There are tons of articles on how to help your clients with weight management, as well as many different herbs and products, various exercises, and habits to help support the body’s metabolism. But how many of you struggle with compliance above and beyond anything else? If your clients could implement even one or two of your recommendations, how big of an impact would that make?
You are not alone. This is a problem that health practitioners of all backgrounds face. No one doubts that weight management is a huge problem in today’s society and that obesity is an epidemic. But very few providers have successfully implemented weight management protocols that actually stick!
Providers are sharing their thoughts and researching various approaches on how to do just that. In Ayurveda, we know that the answer lies in supporting the digestive fire (agni) and decreasing kapha through diet and lifestyle. Consider these additional ideas on how to make those efforts both sustainable and successful:
- Ayurveda appreciates that each tissue in our body holds energy. Fat, specifically, has the emotional and energetic qualities of kapha—love and comfort. Furthermore this extra tissue is “extra baggage,” in a physical sense and an emotional sense. Research shows that depression is more prevalent in obese patients and that weight gain can increase dramatically during episodes of depression.1 Often we see our clients with weight challenges holding on to something (pain, an incident, a lost companion, grudges) or trying to provide themselves with a sense of love and comfort that they cannot seem to give themselves. Explore these topics with your client. Help them shed the weight they have been carrying!
- Try motivational interviewing.2 The key is to express empathy and support self-efficacy. This approach focuses on reinforcing positive behaviors and compliance to a plan with a series of short-term successes. The inertia of kapha needs that constant boost from feeling successful to keep going. Ask your clients what a good, realistic first step would be (is it cutting just one soda a day, cutting back from five fried meals to three fried meals a week, cutting just 100 calories a day, taking one herbal supplement a day?). Help your client feel like she or he is in control.
- Start with just 5–10% of the body weight. Clients get overwhelmed when they hear goals like their ideal body weight should be half of their current body weight.

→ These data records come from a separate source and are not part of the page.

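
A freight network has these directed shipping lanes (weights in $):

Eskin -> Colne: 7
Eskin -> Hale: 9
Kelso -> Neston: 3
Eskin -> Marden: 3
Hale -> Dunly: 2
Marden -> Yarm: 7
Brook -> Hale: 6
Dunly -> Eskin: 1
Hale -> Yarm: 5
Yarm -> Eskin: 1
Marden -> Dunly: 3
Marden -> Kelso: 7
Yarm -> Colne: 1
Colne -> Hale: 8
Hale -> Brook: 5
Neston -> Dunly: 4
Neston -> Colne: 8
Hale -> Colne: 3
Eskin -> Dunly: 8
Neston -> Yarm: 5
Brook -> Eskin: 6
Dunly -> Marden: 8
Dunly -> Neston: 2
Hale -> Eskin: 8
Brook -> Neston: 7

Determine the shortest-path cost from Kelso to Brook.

$22

Candidate routes:
Kelso–Neston–Yarm–Eskin–Hale–Brook: 3+5+1+9+5 = 23
Kelso–Neston–Colne–Hale–Brook: 3+8+8+5 = 24
Kelso–Neston–Dunly–Eskin–Hale–Brook: 3+4+1+9+5 = 22
Kelso–Neston–Dunly–Eskin–Colne–Hale–Brook: 3+4+1+7+8+5 = 28
Cheapest is Kelso–Neston–Dunly–Eskin–Hale–Brook at $22.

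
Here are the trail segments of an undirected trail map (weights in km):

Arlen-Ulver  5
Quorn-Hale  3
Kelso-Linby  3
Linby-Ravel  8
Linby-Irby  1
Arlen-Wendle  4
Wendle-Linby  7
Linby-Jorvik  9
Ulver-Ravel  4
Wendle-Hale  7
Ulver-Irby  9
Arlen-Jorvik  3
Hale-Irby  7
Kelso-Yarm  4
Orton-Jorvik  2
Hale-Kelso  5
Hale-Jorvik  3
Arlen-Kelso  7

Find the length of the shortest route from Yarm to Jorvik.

12 km

Shortest distances from Yarm:
Yarm: 0
Kelso: 4  (via Yarm)
Linby: 7  (via Kelso)
Irby: 8  (via Linby)
Hale: 9  (via Kelso)
Arlen: 11  (via Kelso)
Quorn: 12  (via Hale)
Jorvik: 12  (via Hale)
Shortest route: Yarm–Kelso–Hale–Jorvik = 12 km.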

But research shows that cutting the body weight by just 5–10% can have quite dramatic results on health (regulation of menstrual cycles, improvement in blood pressure and cholesterol, for instance). Start with this very realistic goal.
- Make sure that you are very specific in your plan or recommendations and write it out! Advising a client to just do yoga or get exercise three times a week is rarely sufficient.3 You want to specify duration, type of exercise (even type of yoga), number of calories, number of beverages, and so forth.

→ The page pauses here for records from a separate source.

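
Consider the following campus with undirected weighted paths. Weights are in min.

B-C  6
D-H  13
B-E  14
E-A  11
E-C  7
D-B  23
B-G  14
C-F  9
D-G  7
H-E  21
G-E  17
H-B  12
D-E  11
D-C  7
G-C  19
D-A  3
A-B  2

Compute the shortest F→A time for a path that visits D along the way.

Best F to D: F–C–D costing 16
Shortest D→A: D–A = 3
Total via D: 16 + 3 = 19 min.

19 min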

- Make sure your clients understand fully the benefits (short term and long term) of having a healthy weight. Healthy weight is more than vanity and heart disease or diabetes. Explore in detail how weight impacts all aspects of health (i.e. cancer rates, sleep, brain health, reproductive health including fertility).
- Have your client then share what barriers may keep him or her from being successful with the plan that you have determined together. Is it cost, time, or simply remembering to do something? Then find solutions with your client. There are many apps available now to remind clients to take a tablet, to work out, and to count calories. Help your clients manage their schedule to create time for the chosen plan, or shorten the plan if necessary. Also try a pillbox to help with remembering to take the herbs.4
- Follow-up with your client within a month. Recognize that the initial weight loss at one month is believed to be the biggest predictor of weight loss after twelve months.

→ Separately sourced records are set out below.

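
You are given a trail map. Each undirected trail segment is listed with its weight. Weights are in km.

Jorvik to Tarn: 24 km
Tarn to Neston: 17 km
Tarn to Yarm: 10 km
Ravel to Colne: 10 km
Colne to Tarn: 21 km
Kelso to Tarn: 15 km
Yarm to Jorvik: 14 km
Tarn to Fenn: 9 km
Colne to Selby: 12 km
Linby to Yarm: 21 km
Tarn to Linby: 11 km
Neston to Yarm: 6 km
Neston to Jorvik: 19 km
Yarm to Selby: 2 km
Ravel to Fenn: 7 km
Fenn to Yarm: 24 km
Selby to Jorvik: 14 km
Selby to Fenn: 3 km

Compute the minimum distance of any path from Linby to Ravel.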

- Kapha needs constant support and motivation. You can also create support groups (pair up clients with the same challenges to be accountability buddies), have your assistant follow-up with them, or do “weigh-in’s” via email or Skype.
- Above all, make sure that you are being patient, compassionate, and understanding. These clients need someone who believes in them and their ability to be successful. You can be that one person who changes everything for your client! Do not underestimate your potential to be impactful.
1 Laura Pratt and Debra Brody, Depression and Obesity in the U.S. Adult Household Population, 2005-2010. NCHS Data Brief: Centers for Disease Control and Prevention, Accessed November 20, 2015, http://www.cdc.gov/nchs/data/databriefs/db167.htm.
2 Mary Beth Nierengarten. Motivational Interviewing in Primary Care Reduces Obesity. Medscape, Accessed November 20, 2015, http://www.medscape.com/viewarticle/842242
3 Beth Skwarecki, Weight Loss: Primary Care Behavioral Counseling Can Help. Medscape. Accessed November 25, 2015.
4 Imran Aslam, Steven Feldman. Practical Strategies to Improve Patient Adherence to Treatment Regimens. South med J. 108, no. 6 (2015):325-331.